Closing the Gap education, employment and housing targets: key findings and implications – Feature Article

This feature article, released 2nd April 2025, outlines the key factors associated with the Closing the Gap targets on education, employment and housing and identifies common themes and strategies for improvement. ‘Housing for Health‘ is mentioned as a key solution.

Image: Front cover of the HPF Feature article

 

Closing the Gap & this article

The 2020 National Agreement on Closing the Gap includes 17 socio-economic outcomes and targets that aim to address these issues

This feature article draws on the evidence from a larger project which looked at the factors associated with 14 of the 17 socio-economic outcomes in the National Agreement and strategies for their improvement. This article focuses on 5 targets traditionally considered to be social determinants of health, including:

  • housing;
  • youth engagement in employment, education or training (EET);
  • year 12 completion;
  • participation in tertiary education; and
  • employment.

 

Closing the Gap Target (housing)

Excerpt (page 13) – Table 1.1: Closing the Gap education, employment and housing outcomes and associated targets included in this article

 

The feature article gives context to crowding in 2.1 Housing from page 16.

Between 2016 and 2021, the proportion of First Nations people (79% to 81%) and First Nations households (89% to 90%) living in appropriately sized housing increased. However, the number of First Nations people living in crowded dwellings (based on the ABS’s Census of Population and Housing count) also increased – from 114,000 to around 130,000 – as did the number of First Nations households living in crowded dwellings (from 26,400 to 31,300). If the results for this target continue to improve at the current rate, the national target is likely to be met, or very close to being met, by 2031. 

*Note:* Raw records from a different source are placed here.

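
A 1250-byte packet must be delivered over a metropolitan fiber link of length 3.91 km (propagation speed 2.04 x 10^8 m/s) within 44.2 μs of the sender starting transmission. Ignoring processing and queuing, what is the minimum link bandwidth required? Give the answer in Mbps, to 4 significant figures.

399.5 Mbps

L = 10000 bits.
Propagation delay = 3910 / 204000000 = 19.1667 μs.
Transmission budget = 44.2 − 19.1667 = 25.0333 μs.
R ≥ L / t_tx = 10000 bits / 2.50333e-05 s = 399.5 Mbps.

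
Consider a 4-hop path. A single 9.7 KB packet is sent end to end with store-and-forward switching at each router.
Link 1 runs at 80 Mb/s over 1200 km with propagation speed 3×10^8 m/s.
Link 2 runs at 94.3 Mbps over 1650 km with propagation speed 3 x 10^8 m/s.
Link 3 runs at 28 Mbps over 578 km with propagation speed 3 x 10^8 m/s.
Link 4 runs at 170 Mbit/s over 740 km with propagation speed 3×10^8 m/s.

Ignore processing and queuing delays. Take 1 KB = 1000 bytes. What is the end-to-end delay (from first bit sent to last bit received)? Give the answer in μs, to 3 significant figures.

L = 77600 bits.
Transmission delays (L/R per hop): 970, 822.906, 2771.43, 456.471 μs; sum = 5020.8 μs.
Propagation delays (d/s per hop): 4000, 5500, 1926.67, 2466.67 μs; sum = 13893.3 μs.
End-to-end = 18900 μs.

18900 μs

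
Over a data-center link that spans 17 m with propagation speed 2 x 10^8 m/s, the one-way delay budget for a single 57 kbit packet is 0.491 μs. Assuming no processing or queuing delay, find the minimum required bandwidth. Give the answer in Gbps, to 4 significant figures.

Propagation delay = 17 / 200000000 = 0.085 μs.
Transmission budget = 0.491 − 0.085 = 0.406 μs.
R ≥ L / t_tx = 57000 bits / 4.06e-07 s = 140.4 Gbps.

140.4 Gbps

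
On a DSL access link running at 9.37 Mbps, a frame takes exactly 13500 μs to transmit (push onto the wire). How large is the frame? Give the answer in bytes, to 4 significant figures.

L = R × t_tx = 9370000 b/s × 0.0135 s = 126495 bits.
In bytes: 126495 / 8 = 15810 bytes.

15810 bytes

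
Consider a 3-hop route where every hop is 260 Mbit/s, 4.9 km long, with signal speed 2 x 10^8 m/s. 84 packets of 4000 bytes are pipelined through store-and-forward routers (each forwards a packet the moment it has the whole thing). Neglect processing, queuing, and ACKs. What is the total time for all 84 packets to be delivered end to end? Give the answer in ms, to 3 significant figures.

Per-hop transmission t_tx = L/R = 32000/260000000 = 0.123077 ms.
Per-hop propagation t_prop = 4900/200000000 = 0.0245 ms.
Pipeline fill: first packet needs 3·t_tx to clear all hops; remaining 83 packets each add one t_tx.
Total = (3+84-1)·t_tx + 3·t_prop = 86·0.123077 + 3·0.0245 = 10.7 ms.

10.7 ms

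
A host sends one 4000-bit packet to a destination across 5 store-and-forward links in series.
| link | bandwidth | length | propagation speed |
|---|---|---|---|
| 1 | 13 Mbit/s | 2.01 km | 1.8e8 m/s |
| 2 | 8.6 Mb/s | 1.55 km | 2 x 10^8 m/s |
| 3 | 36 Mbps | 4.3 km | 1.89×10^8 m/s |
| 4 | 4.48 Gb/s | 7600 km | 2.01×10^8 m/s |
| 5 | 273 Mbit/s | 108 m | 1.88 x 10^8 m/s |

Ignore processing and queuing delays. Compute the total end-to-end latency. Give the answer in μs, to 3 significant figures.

38800 μs

Transmission delays (L/R per hop): 307.692, 465.116, 111.111, 0.892857, 14.652 μs; sum = 899.465 μs.
Propagation delays (d/s per hop): 11.1667, 7.75, 22.7513, 37810.9, 0.574468 μs; sum = 37853.2 μs.
End-to-end = 38800 μs.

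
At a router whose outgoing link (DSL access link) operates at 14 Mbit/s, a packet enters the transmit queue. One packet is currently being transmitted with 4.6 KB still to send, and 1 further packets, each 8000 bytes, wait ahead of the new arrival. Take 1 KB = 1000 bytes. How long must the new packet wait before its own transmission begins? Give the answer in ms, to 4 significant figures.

Each queued packet: L/R = 64000/14000000 = 4.57143 ms.
1 queued → 4.57143 ms.
Plus remaining 36800 bits of current packet: 2.62857 ms.
Queuing delay = 7.200 ms.

7.200 ms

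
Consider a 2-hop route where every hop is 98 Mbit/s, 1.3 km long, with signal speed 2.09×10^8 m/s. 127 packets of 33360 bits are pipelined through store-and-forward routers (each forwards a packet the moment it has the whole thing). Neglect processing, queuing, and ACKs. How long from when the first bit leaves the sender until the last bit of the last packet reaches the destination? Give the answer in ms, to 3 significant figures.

43.6 ms

Per-hop transmission t_tx = L/R = 33360/98000000 = 0.340408 ms.
Per-hop propagation t_prop = 1300/209000000 = 0.0062201 ms.
Pipeline fill: first packet needs 2·t_tx to clear all hops; remaining 126 packets each add one t_tx.
Total = (2+127-1)·t_tx + 2·t_prop = 128·0.340408 + 2·0.0062201 = 43.6 ms.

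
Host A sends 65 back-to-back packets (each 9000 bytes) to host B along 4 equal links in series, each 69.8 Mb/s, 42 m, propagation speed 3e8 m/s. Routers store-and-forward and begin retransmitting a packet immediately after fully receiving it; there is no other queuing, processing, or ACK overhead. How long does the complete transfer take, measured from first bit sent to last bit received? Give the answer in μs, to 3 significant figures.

Per-hop transmission t_tx = L/R = 72000/69800000 = 1031.52 μs.
Per-hop propagation t_prop = 42/300000000 = 0.14 μs.
Pipeline fill: first packet needs 4·t_tx to clear all hops; remaining 64 packets each add one t_tx.
Total = (4+65-1)·t_tx + 4·t_prop = 68·1031.52 + 4·0.14 = 70100 μs.

70100 μs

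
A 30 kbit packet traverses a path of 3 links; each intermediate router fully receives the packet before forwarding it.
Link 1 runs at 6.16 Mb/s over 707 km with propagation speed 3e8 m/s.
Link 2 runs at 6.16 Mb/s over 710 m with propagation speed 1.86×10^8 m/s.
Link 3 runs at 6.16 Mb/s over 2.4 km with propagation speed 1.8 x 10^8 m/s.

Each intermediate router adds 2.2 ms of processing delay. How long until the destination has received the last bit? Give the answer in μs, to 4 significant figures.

L = 30000 bits.
Transmission delay per hop = L/R = 30000/6160000 = 4870.13 μs; 3 hops → 14610.4 μs.
Propagation delays (d/s per hop): 2356.67, 3.8172, 13.3333 μs; sum = 2373.82 μs.
Processing at 2 router(s): 2 × 2.2 ms = 4400 μs.
End-to-end = 21380 μs.

21380 μs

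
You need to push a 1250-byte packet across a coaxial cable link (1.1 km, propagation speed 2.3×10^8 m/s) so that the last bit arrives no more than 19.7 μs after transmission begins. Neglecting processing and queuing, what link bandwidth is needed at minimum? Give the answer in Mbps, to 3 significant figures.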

The proportion of First Nations people living in appropriately sized housing was lower in Remote (68%) and Very remote areas (45%), however.

 

The feature article discusses solutions to crowding 2.1.3 Housing from page 19.

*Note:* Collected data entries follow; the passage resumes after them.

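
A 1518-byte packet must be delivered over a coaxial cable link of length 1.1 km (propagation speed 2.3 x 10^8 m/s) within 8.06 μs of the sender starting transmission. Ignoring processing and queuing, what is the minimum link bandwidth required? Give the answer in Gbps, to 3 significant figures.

L = 12144 bits.
Propagation delay = 1100 / 2.3e+08 = 4.78261 μs.
Transmission budget = 8.06 − 4.78261 = 3.27739 μs.
R ≥ L / t_tx = 12144 bits / 3.27739e-06 s = 3.71 Gbps.

3.71 Gbps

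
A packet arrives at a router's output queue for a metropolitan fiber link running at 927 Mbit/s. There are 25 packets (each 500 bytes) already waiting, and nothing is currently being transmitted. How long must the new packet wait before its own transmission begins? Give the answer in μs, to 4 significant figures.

107.9 μs

Each queued packet: L/R = 4000/927000000 = 4.31499 μs.
25 queued → 107.875 μs.
Queuing delay = 107.9 μs.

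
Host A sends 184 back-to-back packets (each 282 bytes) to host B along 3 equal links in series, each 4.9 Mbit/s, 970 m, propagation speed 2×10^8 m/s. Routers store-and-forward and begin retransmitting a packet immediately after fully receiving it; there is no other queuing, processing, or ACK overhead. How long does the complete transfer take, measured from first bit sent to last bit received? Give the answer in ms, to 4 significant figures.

85.65 ms

Per-hop transmission t_tx = L/R = 2256/4900000 = 0.460408 ms.
Per-hop propagation t_prop = 970/200000000 = 0.00485 ms.
Pipeline fill: first packet needs 3·t_tx to clear all hops; remaining 183 packets each add one t_tx.
Total = (3+184-1)·t_tx + 3·t_prop = 186·0.460408 + 3·0.00485 = 85.65 ms.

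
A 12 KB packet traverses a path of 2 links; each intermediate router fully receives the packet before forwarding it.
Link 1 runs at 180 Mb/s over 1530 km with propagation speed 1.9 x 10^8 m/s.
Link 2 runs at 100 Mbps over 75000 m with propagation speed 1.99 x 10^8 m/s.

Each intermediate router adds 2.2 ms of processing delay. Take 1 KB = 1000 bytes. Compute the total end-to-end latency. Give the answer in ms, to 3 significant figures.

12.1 ms

L = 96000 bits.
Transmission delays (L/R per hop): 0.533333, 0.96 ms; sum = 1.49333 ms.
Propagation delays (d/s per hop): 8.05263, 0.376884 ms; sum = 8.42952 ms.
Processing at 1 router(s): 1 × 2.2 ms = 2.2 ms.
End-to-end = 12.1 ms.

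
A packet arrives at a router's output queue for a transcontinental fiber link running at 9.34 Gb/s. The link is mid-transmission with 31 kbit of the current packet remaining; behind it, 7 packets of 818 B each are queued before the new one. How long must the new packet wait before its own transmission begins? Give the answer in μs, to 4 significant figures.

8.224 μs

Each queued packet: L/R = 6544/9340000000 = 0.700642 μs.
7 queued → 4.9045 μs.
Plus remaining 31000 bits of current packet: 3.31906 μs.
Queuing delay = 8.224 μs.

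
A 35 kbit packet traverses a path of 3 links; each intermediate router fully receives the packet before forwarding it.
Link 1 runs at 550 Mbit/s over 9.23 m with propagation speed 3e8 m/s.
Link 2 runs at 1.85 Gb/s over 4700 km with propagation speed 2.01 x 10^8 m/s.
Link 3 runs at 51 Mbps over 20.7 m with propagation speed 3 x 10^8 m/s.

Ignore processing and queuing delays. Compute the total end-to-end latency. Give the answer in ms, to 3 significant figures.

24.2 ms

L = 35000 bits.
Transmission delays (L/R per hop): 0.0636364, 0.0189189, 0.686275 ms; sum = 0.76883 ms.
Propagation delays (d/s per hop): 3.07667e-05, 23.3831, 6.9e-05 ms; sum = 23.3832 ms.
End-to-end = 24.2 ms.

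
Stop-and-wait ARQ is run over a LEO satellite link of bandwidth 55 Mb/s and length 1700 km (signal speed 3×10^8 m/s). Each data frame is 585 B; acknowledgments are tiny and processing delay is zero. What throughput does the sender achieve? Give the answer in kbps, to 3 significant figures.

410 kbps

t_tx = L/R = 4680/55000000 = 8.50909e-05 s.
t_prop = 1700000/300000000 = 0.00566667 s; RTT = 0.0113333 s.
Cycle = t_tx + RTT = 0.0114184 s.
Throughput = L / cycle = 4680 / 0.0114184 = 410 kbps.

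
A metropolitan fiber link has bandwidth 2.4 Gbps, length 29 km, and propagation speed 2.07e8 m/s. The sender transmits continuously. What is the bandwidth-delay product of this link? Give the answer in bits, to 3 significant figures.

Propagation delay = 29000 / 2.07e+08 = 0.000140097 s.
BDP = R × t_prop = 2400000000 × 0.000140097 = 336232 bits.

336000 bits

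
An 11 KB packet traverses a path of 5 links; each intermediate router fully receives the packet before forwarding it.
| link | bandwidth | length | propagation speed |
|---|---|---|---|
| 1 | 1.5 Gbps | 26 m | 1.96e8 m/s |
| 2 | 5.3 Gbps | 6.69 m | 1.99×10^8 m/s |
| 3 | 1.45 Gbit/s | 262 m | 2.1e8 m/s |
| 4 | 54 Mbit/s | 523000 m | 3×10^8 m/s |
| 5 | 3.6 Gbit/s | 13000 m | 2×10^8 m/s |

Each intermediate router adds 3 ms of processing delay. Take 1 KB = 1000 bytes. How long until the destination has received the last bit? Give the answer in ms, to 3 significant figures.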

Efforts to improve access to appropriately sized housing could focus on areas where crowding is highest, in particular the Northern Territory. Although the target was close to being met in New South Wales and Queensland, because of their large populations, the number of First Nations people living in crowded dwellings in these 2 states was still high: 30,500 and 38,200, respectively.

Programs such as Housing for Health (which makes safety and ‘health hardware’ repairs) reduce the negative impact of crowding and ensure existing dwellings are still tenantable, therefore reducing crowding by maintaining the existing social housing stock.

While remote housing programs have delivered improvements, the persistent high rate of overcrowding in remote areas shows there are still advances to be made. Involving communities in the design, construction and maintenance of housing can build capacity for improved housing-related health outcomes.

 

Healthabitat are delighted to see Housing for Health mentioned as an important program in making an impact towards Closing the Gap. However, it is a shame the report largely focuses on resolving ‘crowding‘ as the key solution. Our program of works is mentioned as a solution, over the critical importance of sustained, regular, cyclical repairs and maintenance programs in all housing stock to ensure houses continue to function and keep people safe and healthy. Housing for Health data over the past 20 years has shown little movement from 74% as the prime reason of why things are failing in houses – lack of routine repairs and maintenance.